The premises passed aren’t going to disappear. Once a year is fine.
CarlT ..not when BT’s capital contributions to allowable costs goes unreported, and Scottish full fibre will be impacted for years to come by the imposition of too much FTTC Cure. The latter must have assumed no FTTP in-fill.
Each squeeze reduces the scope of R100 as well.
Premises do not disappear but only because BT’s commercial footprint gets smaller.
More transparency will continue to drive a better outcome. Audit Scotland should do an update given the numerical impossibilities in their last report. 5k cabinets/paths is ~£150m +£20m on fibres to the islands. Difficult to reach £463m.
As has been explained on this site many times before, the BDUK summary only includes premises receiving “superfast” speeds (usually 24 or 30Mbps+). By comparison Digital Scotland’s total also includes premises that have benefited from the so-called “fibre” upgrade, albeit which may not be able to receive superfast speeds. Sadly politicians always like to use the biggest figure and often without much context.
Mark, your opening sentence conflates 950k with 94% superfast with is part of the PR objective. Audit Scotland has found themselves part of this exercise as well. The gap with the BDUK number looks too large to be accounted by in-fill so there is extra build.
I hope Digital Scotland or their agents see fit or indeed BT see fit to report that in the case of Scotland Capital Contributions – if 900k is superfast then has paid a direct contribution to allowable costs of £76.5m, and £300 for each of ~50k FTTP connection in line with their commercial case.
Progress on this is good – (salut 10k FTTP in rural Scotland) and another audit report from another administration is due in the autumn. Much more to be squeezed but regional bids are needed to conclude works in England. Either that or the best of £1bn is pointed at a B-USO fund.

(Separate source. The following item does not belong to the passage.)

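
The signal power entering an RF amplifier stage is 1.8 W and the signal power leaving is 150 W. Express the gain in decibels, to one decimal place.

Power is a power quantity, so gain = 10·log₁₀(P_out/P_in).
10·log₁₀(150/1.8) = 10·log₁₀(83.33) = 19.2 dB.

19.2 dB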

There’s pretty clear separation, I deliberately wrote “fibre broadband” after the 950K and then put the current level of “superfast” coverage in brackets as a % figure for separate context. I shouldn’t have to micro detail this stuff every single time, we’ve been over it literally hundreds of times before and you of all people should know. Stop the trolling.
Mark, that is not creating discord.
Just the subsea sections of the core fibre build cost more than £20 million, ignoring the hundreds of kilometres of terrestrial network build required.
Other than that I see little to engage with that hasn’t been many, many times before.
These press photos. Mountin biking in a suit and shoes!
I’m sure it wasn’t in the least bit staged 🙂 , because we all go off-road mountain biking in our work suits.
Cotic are a famous Scottish bike manufacturer – maybe the extension has benefitted them?
But still no announcement of the R100 availability tool, due summer 2020.
I suspect we’ll be waiting for quite some time for a decent checker tool, it may not ever be decent. The Digital Scotland (BDUK) tool never made it out of beta and still to this day displays a “beta in testing” banner!